Data Scientist - Strategist - Apple Retail

Santa Clara Valley (Cupertino), California, United States
Operations and Supply Chain

Summary

Posted: Nov 8, 2018
Weekly Hours: 40
Role Number: 113628769
The Apple Retail Data Sciences team provides insights through data analytics and predictive modeling. We are looking for an expert Data Scientist to partner closely with the business to drive strategic decisions.. You will be excellent at integrating data sources, building applied regression models, deriving valuable insights and communicating meaningful findings and insights.

Key Qualifications

  • 5+ years of revenue forecasting experience needed, preferably within a retailing domain
  • Excellent statistical skills in applied regression, spatial and time series modeling
  • Deep understanding of design of experiments principles
  • Proven working knowledge of SQL
  • Proven working knowledge of SAS and R
  • Experience with scripting and automation of data extraction, transformation and modeling outputs
  • Experience with Data Visualization such as Tableau
  • 2 or more years meaningful experienced in GIS preferred

Description

Be a self-starter, motivated, accountable, and a highly upbeat teammate Excellent communication skill with the ability to distill complex methodologies and findings into simple and actionable insights Can craft modeling frameworks to assess and estimate impact of new store openings and channel cannibalization on revenue and customer experience

Education & Experience

Master’s Degree in Statistics, GIS, Applied Economics, or related disciplines with 5 or more of meaningful work experience.

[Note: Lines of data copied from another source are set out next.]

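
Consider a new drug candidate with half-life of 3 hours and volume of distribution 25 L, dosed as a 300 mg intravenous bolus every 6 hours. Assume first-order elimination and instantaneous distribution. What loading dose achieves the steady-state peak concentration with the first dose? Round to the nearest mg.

400 mg

f = (1/2)^(6/3) ≈ 0.250000; accumulation ratio R = 1/(1−f) ≈ 1.33333.
Loading dose to hit Cmax,ss on first dose: D_load = D_maint·R ≈ 300 × 1.33333 ≈ 400.00 mg.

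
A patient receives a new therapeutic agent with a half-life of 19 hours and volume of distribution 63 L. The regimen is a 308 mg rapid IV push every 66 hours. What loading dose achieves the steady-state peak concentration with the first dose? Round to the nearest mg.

f = (1/2)^(66/19) ≈ 0.090015; accumulation ratio R = 1/(1−f) ≈ 1.09892.
Loading dose to hit Cmax,ss on first dose: D_load = D_maint·R ≈ 308 × 1.09892 ≈ 338.47 mg.

338 mg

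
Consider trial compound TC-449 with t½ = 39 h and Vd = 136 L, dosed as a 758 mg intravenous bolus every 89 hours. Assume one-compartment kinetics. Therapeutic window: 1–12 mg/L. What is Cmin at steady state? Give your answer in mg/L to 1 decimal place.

Over one 89-h interval, 89/39 ≈ 2.2821 half-lives elapse, leaving f ≈ 0.2056 of each dose.
Accumulation ratio R = 1/(1 − f) ≈ 1/0.7944 ≈ 1.2588.
Each bolus raises the concentration by D/Vd = 758/136 ≈ 5.574 mg/L.
Steady-state peak Cmax,ss = C₀·R ≈ 5.574 × 1.2588 ≈ 7.017 mg/L.
One interval later, Cmin,ss = Cmax,ss·e^(−kτ) ≈ 7.017 × 0.2056 ≈ 1.443 mg/L.
Trough 1.4 mg/L vs MEC 1 mg/L: adequate.

1.4 mg/L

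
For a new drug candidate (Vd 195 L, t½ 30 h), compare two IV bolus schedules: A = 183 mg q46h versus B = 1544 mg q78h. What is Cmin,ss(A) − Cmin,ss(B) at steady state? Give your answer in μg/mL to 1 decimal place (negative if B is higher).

Regimen A: f = (1/2)^(46/30) ≈ 0.3455; Cmin,ss = (183/195)·f/(1−f) ≈ 0.495 μg/mL.
Regimen B: f = (1/2)^(78/30) ≈ 0.1649; Cmin,ss = (1544/195)·f/(1−f) ≈ 1.563 μg/mL.
Difference ≈ 0.495 − 1.563 ≈ -1.068 μg/mL.

-1.1 μg/mL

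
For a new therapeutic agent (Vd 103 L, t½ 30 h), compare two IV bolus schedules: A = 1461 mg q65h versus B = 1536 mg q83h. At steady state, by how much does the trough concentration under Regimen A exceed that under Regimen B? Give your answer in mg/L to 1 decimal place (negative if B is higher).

1.5 mg/L

Regimen A: f = (1/2)^(65/30) ≈ 0.2227; Cmin,ss = (1461/103)·f/(1−f) ≈ 4.064 mg/L.
Regimen B: f = (1/2)^(83/30) ≈ 0.1469; Cmin,ss = (1536/103)·f/(1−f) ≈ 2.568 mg/L.
Difference ≈ 4.064 − 2.568 ≈ 1.496 mg/L.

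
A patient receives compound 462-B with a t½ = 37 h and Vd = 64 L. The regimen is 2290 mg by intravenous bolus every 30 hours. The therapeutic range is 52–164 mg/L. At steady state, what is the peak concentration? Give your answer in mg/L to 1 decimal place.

83.2 mg/L

k = ln2/t½ = ln2/37 ≈ 0.018734 h⁻¹; fraction remaining f = e^(−kτ) = e^(−0.018734×30) ≈ 0.5701.
Accumulation ratio R = 1/(1 − f) ≈ 1/0.4299 ≈ 2.3261.
Single-dose peak C₀ = D/Vd = 2290/64 ≈ 35.781 mg/L.
Steady-state peak Cmax,ss = C₀·R ≈ 35.781 × 2.3261 ≈ 83.230 mg/L.
Peak 83.2 mg/L vs MTC 164 mg/L: below toxic threshold.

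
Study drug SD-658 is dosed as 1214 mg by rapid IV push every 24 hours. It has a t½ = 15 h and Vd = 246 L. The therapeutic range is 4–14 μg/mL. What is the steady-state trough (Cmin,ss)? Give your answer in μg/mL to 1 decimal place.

2.4 μg/mL

k = ln2/t½ = ln2/15 ≈ 0.046210 h⁻¹; fraction remaining f = e^(−kτ) = e^(−0.046210×24) ≈ 0.3299.
At steady state, accumulation factor R = 1/(1 − e^(−kτ)) ≈ 1.4923.
Each bolus raises the concentration by D/Vd = 1214/246 ≈ 4.935 μg/mL.
Cmax,ss = C₀/(1 − f) ≈ 4.935/0.6701 ≈ 7.365 μg/mL.
Steady-state trough Cmin,ss = Cmax,ss·f ≈ 7.365 × 0.3299 ≈ 2.430 μg/mL.
Trough 2.4 μg/mL vs MEC 4 μg/mL: subtherapeutic.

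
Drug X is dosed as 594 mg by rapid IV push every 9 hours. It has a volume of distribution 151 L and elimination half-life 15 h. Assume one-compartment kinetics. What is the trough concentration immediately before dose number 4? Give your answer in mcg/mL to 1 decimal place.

5.4 mcg/mL

f = (1/2)^(τ/t½) = (1/2)^(9/15) ≈ 0.6598.
C₀ = D/Vd = 594/151 ≈ 3.934 mcg/mL.
Before the 4th dose, 3 doses have been given. Superposition: Cmin = C₀·(f + f² + … + f^3).
≈ 3.934 × (0.6598 + 0.4353 + 0.2872) ≈ 3.934 × 1.3823 ≈ 5.438 mcg/mL.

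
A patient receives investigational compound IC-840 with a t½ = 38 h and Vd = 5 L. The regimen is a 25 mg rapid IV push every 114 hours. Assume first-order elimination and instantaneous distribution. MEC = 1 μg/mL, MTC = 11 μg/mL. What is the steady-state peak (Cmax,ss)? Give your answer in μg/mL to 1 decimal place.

The dosing interval is 3 half-lives, so f = 2^(−3) = 0.125.
At steady state, R = 1/(1 − 0.125) = 8/7.
Single-dose peak C₀ = D/Vd = 25/5 = 5 μg/mL.
Steady-state peak Cmax,ss = C₀·R = 5 × 8/7 ≈ 5.714 μg/mL.
Peak 5.7 μg/mL vs MTC 11 μg/mL: below toxic threshold.

5.7 μg/mL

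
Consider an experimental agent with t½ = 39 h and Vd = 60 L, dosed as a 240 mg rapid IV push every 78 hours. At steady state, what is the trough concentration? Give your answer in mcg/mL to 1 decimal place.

τ = 78 h = 2 half-lives, so f = (1/2)^2 = 0.25.
At steady state, R = 1/(1 − 0.25) = 4/3.
Single-dose peak C₀ = D/Vd = 240/60 = 4 mcg/mL.
Steady-state peak Cmax,ss = C₀·R = 4 × 4/3 ≈ 5.333 mcg/mL.
Steady-state trough Cmin,ss = Cmax,ss·f ≈ 5.333 × 0.25 ≈ 1.333 mcg/mL.

1.3 mcg/mL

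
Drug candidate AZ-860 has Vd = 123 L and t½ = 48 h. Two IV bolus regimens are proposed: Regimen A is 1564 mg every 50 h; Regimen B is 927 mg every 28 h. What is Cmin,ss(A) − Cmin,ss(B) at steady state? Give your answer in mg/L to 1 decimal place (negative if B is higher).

-3.1 mg/L

Regimen A: f = (1/2)^(50/48) ≈ 0.4858; Cmin,ss = (1564/123)·f/(1−f) ≈ 12.013 mg/L.
Regimen B: f = (1/2)^(28/48) ≈ 0.6674; Cmin,ss = (927/123)·f/(1−f) ≈ 15.123 mg/L.
Difference ≈ 12.013 − 15.123 ≈ -3.110 mg/L.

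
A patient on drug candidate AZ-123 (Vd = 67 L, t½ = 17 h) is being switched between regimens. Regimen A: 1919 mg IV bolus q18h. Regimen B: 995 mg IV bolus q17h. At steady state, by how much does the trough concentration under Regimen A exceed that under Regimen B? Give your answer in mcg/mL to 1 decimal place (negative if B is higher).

Regimen A: f = (1/2)^(18/17) ≈ 0.4800; Cmin,ss = (1919/67)·f/(1−f) ≈ 26.439 mcg/mL.
Regimen B: f = (1/2)^(17/17) ≈ 0.5000; Cmin,ss = (995/67)·f/(1−f) ≈ 14.851 mcg/mL.
Difference ≈ 26.439 − 14.851 ≈ 11.588 mcg/mL.

11.6 mcg/mL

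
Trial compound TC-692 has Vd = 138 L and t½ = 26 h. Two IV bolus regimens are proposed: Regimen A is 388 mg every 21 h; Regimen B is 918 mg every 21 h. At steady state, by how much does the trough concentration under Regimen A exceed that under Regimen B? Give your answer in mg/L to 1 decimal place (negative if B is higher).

-5.1 mg/L

Regimen A: f = (1/2)^(21/26) ≈ 0.5713; Cmin,ss = (388/138)·f/(1−f) ≈ 3.747 mg/L.
Regimen B: f = (1/2)^(21/26) ≈ 0.5713; Cmin,ss = (918/138)·f/(1−f) ≈ 8.865 mg/L.
Difference ≈ 3.747 − 8.865 ≈ -5.118 mg/L.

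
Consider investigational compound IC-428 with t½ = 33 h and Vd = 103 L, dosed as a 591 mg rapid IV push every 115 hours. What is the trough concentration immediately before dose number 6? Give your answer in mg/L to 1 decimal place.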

Bachelor’s Degree considered with at least 7+ years of relevant work experience

Additional Requirements

  • Apple is an Equal Opportunity Employer that is committed to inclusion and diversity. We also take affirmative action to offer employment and advancement opportunities to all applicants, including minorities, women, protected veterans, and individuals with disabilities. Apple will not discriminate or retaliate against applicants who inquire about, disclose, or discuss their compensation or that of other applicants.